Jaksa harus menghadirkan saksi-saksi. LP harus mengirim terdakwa dari ruang tahanan. Tidak bisa diubah.
Di tengah pesimisme yang parah itu seorang wanita unjuk tangan. Dia wakil ketua pengadilan negeri Probolinggo. Dia ternyata sudah melakukan perubahan. Jadwal sidang di Probolinggo selalu tepat waktu.
Nama wakil ketua pengadilan itu Mayasari Oktavia SH MH. Saya pun minta agar Mayasari menceritakan kisah suksesnyi melakukan perubahan.
"Ketua majelis hakim harus tegas.
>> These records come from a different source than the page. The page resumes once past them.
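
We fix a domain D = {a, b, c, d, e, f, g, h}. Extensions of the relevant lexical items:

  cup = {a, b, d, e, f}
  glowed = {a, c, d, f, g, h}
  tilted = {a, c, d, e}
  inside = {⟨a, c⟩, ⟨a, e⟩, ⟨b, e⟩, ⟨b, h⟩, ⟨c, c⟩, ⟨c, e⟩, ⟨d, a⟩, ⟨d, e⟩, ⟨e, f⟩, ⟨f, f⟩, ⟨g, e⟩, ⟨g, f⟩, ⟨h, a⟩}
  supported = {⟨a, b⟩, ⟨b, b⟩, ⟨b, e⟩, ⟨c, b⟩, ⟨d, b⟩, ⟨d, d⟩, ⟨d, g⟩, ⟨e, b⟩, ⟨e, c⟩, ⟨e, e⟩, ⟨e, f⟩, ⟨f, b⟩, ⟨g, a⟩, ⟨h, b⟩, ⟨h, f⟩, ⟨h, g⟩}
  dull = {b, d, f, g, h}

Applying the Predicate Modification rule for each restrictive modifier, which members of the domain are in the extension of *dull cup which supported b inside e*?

⟦which supported b⟧ = {x : ⟨x, b⟩ ∈ ⟦supported⟧} = {a, b, c, d, e, f, h}
⟦inside e⟧ = {x : ⟨x, e⟩ ∈ ⟦inside⟧} = {a, b, c, d, g}
⟦cup⟧ = {a, b, d, e, f}
… ∩ ⟦which supported b⟧ = {a, b, d, e, f} ∩ {a, b, c, d, e, f, h} = {a, b, d, e, f}
… ∩ ⟦inside e⟧ = {a, b, d, e, f} ∩ {a, b, c, d, g} = {a, b, d}
… ∩ ⟦dull⟧ = {a, b, d} ∩ {b, d, f, g, h} = {b, d}
So ⟦dull cup which supported b inside e⟧ = {b, d}.

{b, d}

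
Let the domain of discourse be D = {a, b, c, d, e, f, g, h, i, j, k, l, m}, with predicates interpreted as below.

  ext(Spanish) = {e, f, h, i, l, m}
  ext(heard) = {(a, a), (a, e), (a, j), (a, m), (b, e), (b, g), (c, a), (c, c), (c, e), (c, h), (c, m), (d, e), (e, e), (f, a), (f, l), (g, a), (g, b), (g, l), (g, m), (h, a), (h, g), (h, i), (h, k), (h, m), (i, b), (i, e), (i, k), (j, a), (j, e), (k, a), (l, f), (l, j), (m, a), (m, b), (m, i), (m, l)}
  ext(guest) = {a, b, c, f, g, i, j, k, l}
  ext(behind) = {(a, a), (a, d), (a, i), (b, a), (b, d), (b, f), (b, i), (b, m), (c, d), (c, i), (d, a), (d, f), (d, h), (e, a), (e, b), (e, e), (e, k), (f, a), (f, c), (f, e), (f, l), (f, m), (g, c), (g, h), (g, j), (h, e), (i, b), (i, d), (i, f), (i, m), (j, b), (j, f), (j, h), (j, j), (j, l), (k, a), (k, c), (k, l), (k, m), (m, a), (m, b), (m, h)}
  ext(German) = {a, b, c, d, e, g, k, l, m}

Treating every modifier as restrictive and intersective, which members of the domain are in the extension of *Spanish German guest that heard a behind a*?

⟦that heard a⟧ = {x : ⟨x, a⟩ ∈ ⟦heard⟧} = {a, c, f, g, h, j, k, m}
⟦behind a⟧ = {x : ⟨x, a⟩ ∈ ⟦behind⟧} = {a, b, d, e, f, k, m}
⟦guest⟧ = {a, b, c, f, g, i, j, k, l}
… ∩ ⟦that heard a⟧ = {a, b, c, f, g, i, j, k, l} ∩ {a, c, f, g, h, j, k, m} = {a, c, f, g, j, k}
… ∩ ⟦behind a⟧ = {a, c, f, g, j, k} ∩ {a, b, d, e, f, k, m} = {a, f, k}
… ∩ ⟦Spanish⟧ = {a, f, k} ∩ {e, f, h, i, l, m} = {f}
… ∩ ⟦German⟧ = {f} ∩ {a, b, c, d, e, g, k, l, m} = ∅
So ⟦Spanish German guest that heard a behind a⟧ = {}.

{}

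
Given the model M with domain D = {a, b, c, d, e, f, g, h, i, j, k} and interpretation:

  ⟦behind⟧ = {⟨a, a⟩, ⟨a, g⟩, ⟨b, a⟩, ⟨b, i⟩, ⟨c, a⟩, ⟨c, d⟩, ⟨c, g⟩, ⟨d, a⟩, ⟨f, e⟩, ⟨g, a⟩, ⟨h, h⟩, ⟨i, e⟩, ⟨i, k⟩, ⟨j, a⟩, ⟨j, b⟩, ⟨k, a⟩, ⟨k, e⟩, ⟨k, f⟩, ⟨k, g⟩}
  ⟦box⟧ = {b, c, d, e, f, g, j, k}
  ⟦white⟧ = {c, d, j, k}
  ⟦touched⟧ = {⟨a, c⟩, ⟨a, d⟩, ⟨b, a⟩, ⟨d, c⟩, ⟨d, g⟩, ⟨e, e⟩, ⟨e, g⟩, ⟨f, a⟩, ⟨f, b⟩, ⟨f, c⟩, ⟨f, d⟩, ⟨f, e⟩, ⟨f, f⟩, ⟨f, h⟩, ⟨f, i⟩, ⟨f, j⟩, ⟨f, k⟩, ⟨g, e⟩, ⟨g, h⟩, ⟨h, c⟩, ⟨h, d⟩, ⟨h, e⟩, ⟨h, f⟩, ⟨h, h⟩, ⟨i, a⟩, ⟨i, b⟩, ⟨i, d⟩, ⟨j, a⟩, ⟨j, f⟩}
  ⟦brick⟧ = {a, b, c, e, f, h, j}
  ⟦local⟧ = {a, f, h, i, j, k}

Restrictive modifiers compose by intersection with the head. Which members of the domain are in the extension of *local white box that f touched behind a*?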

Kalau ditunggu setengah jam pihak-pihak terkait belum datang sidang dibatalkan," kata Mayasari.
Sejak awal dia sudah memberitahukan ketegasan itu kepada jaksa dan LP. Mereka pun membentuk grup WA khusus untuk jadwal sidang.
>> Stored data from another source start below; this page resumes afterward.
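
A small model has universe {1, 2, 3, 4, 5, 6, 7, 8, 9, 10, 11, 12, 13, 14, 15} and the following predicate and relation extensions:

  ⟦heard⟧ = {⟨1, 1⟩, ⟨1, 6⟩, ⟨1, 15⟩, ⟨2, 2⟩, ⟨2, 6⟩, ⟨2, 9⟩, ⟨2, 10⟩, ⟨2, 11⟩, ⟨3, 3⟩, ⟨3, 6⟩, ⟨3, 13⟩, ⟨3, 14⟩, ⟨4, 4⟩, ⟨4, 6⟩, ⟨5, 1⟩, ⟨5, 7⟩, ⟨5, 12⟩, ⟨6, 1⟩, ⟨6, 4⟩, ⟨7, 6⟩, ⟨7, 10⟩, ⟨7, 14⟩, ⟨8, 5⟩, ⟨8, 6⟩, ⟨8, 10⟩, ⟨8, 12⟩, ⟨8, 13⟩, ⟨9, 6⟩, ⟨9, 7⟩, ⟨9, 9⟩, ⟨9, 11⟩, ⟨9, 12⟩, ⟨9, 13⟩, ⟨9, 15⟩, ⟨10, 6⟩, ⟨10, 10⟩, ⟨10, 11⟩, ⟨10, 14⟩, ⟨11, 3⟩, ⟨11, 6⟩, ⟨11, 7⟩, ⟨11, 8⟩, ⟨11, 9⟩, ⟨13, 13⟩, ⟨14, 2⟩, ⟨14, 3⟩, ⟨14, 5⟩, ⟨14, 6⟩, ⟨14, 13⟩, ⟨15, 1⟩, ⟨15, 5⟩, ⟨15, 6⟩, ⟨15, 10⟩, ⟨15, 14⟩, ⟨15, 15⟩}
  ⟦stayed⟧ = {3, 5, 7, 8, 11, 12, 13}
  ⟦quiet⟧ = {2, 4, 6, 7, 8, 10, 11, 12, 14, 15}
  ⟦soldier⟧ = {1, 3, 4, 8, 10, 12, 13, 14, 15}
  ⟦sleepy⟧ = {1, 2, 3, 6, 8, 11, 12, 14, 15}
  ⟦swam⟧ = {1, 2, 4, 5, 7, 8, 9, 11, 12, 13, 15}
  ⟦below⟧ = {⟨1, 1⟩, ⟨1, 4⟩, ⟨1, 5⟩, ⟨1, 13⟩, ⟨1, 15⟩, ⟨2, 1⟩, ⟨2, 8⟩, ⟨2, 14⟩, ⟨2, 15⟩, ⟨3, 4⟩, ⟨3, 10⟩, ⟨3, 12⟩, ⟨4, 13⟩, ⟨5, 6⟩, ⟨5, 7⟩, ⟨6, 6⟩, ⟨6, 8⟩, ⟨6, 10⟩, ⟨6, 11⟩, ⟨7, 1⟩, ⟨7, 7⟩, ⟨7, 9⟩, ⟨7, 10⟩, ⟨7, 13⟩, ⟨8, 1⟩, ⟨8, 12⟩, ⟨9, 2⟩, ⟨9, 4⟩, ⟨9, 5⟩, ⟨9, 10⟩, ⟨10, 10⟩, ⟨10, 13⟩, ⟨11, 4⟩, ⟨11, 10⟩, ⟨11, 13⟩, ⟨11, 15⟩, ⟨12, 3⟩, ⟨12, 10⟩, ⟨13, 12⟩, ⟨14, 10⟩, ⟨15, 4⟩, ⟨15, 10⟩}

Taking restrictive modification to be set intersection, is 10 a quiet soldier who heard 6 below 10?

yes

⟦who heard 6⟧ = {x : ⟨x, 6⟩ ∈ ⟦heard⟧} = {1, 2, 3, 4, 7, 8, 9, 10, 11, 14, 15}
⟦below 10⟧ = {x : ⟨x, 10⟩ ∈ ⟦below⟧} = {3, 6, 7, 9, 10, 11, 12, 14, 15}
⟦soldier⟧ = {1, 3, 4, 8, 10, 12, 13, 14, 15}
… ∩ ⟦who heard 6⟧ = {1, 3, 4, 8, 10, 12, 13, 14, 15} ∩ {1, 2, 3, 4, 7, 8, 9, 10, 11, 14, 15} = {1, 3, 4, 8, 10, 14, 15}
… ∩ ⟦below 10⟧ = {1, 3, 4, 8, 10, 14, 15} ∩ {3, 6, 7, 9, 10, 11, 12, 14, 15} = {3, 10, 14, 15}
… ∩ ⟦quiet⟧ = {3, 10, 14, 15} ∩ {2, 4, 6, 7, 8, 10, 11, 12, 14, 15} = {10, 14, 15}
⟦quiet soldier who heard 6 below 10⟧ = {10, 14, 15}; 10 ∈ this set.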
Ketika tulisan ini terbit, Mayasari mungkin sudah dilantik menjadi ketua Pengadilan Negeri Magetan.
Tapi, kata hakim yang lain, Probolinggo kota kecil. Tidak mungkin itu bisa dilakukan di pengadilan lain di kota yang lebih besar.
Diskusi pun ramai. Biarlah mereka saling melihat apa yang bisa dilakukan.
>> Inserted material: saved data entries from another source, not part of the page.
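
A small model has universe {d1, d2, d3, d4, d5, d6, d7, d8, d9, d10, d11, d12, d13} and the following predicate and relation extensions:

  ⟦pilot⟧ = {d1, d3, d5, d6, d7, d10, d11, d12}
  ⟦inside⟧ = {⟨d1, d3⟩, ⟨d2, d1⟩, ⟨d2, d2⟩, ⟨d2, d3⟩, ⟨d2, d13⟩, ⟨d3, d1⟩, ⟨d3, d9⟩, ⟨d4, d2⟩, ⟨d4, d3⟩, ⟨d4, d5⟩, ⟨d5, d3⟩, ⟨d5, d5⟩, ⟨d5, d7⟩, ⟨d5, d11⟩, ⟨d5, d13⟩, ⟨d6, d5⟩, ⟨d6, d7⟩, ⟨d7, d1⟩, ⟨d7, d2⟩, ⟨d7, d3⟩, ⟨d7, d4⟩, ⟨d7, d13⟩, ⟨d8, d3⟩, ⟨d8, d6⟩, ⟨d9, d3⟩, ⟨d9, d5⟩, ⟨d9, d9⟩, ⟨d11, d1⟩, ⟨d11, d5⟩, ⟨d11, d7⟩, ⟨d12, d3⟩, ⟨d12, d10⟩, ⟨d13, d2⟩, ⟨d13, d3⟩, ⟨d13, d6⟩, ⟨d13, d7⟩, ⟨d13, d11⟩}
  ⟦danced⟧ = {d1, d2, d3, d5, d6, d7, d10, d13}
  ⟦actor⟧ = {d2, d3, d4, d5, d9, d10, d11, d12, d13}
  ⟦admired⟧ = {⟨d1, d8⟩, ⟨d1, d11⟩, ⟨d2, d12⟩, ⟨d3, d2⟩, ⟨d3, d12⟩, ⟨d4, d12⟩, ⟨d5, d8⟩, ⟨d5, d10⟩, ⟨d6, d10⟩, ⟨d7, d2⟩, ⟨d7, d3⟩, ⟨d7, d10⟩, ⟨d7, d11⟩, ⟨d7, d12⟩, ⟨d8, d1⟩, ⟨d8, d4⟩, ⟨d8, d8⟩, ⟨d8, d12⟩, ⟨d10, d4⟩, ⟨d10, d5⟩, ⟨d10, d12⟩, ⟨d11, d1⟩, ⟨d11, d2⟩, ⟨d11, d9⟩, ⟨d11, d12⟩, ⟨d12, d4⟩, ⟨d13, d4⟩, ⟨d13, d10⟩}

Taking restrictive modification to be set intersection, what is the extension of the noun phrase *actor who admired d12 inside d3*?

{d2, d4}

⟦who admired d12⟧ = {x : ⟨x, d12⟩ ∈ ⟦admired⟧} = {d2, d3, d4, d7, d8, d10, d11}
⟦inside d3⟧ = {x : ⟨x, d3⟩ ∈ ⟦inside⟧} = {d1, d2, d4, d5, d7, d8, d9, d12, d13}
⟦actor⟧ = {d2, d3, d4, d5, d9, d10, d11, d12, d13}
… ∩ ⟦who admired d12⟧ = {d2, d3, d4, d5, d9, d10, d11, d12, d13} ∩ {d2, d3, d4, d7, d8, d10, d11} = {d2, d3, d4, d10, d11}
… ∩ ⟦inside d3⟧ = {d2, d3, d4, d10, d11} ∩ {d1, d2, d4, d5, d7, d8, d9, d12, d13} = {d2, d4}
So ⟦actor who admired d12 inside d3⟧ = {d2, d4}.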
Ada lagi alasan tambahan: soal keharusan satu perkara ditangani hakim majelis. Tiga orang atau lebih. Tidak bisa diadili hanya oleh satu hakim. Jadwal pun kian sulit dibuat. Tiap anggota majelis bisa terkait dengan jadwal sidang perkara lain. Apa pun alasannya Mayasari sudah berhasil melakukan perubahan.
Mahkamah Agung, kata Hasanudin, terus mendorong perubahan. Termasuk mengadakan acara ini.
Saya sebenarnya ingin ketua Pengadilan Negeri Jakarta Selatan ikut bicara. Kabarnya PN Jaksel sukses melakukan digitalisasi pendaftaran dan penjadwalan sidang. Saya lupa.
Topik ringan lain yang saya ajukan adalah: mengapa orang yang sudah mengaku bersalah masih harus diadili untuk menentukan ia/dia bersalah atau tidak. Mengapa mereka yang sudah mengaku bersalah tidak langsung saja diputuskan nilai hukumannya.
Saya tahu itu tidak mungkin diubah. Aturan hukumnya mengatakan begitu. Tapi siapa tahu ada terobosan dari para ketua pengadilan di forum itu.
Seorang hakim senior angkat bicara. Namanya: Iwan Anggoro Warsita SH MHum. Ia kini menjabat Ketua PN Blitar. Iwan juga produktif dalam menulis buku. Sudah banyak buku hukum ia terbitkan.
Iwan Anggoro menceritakan pengalamannya yang sangat menarik. Yakni saat menjadi hakim di daerah kepulauan terpencil. Jarak antar pulaunya bisa dua tiga hari naik perahu.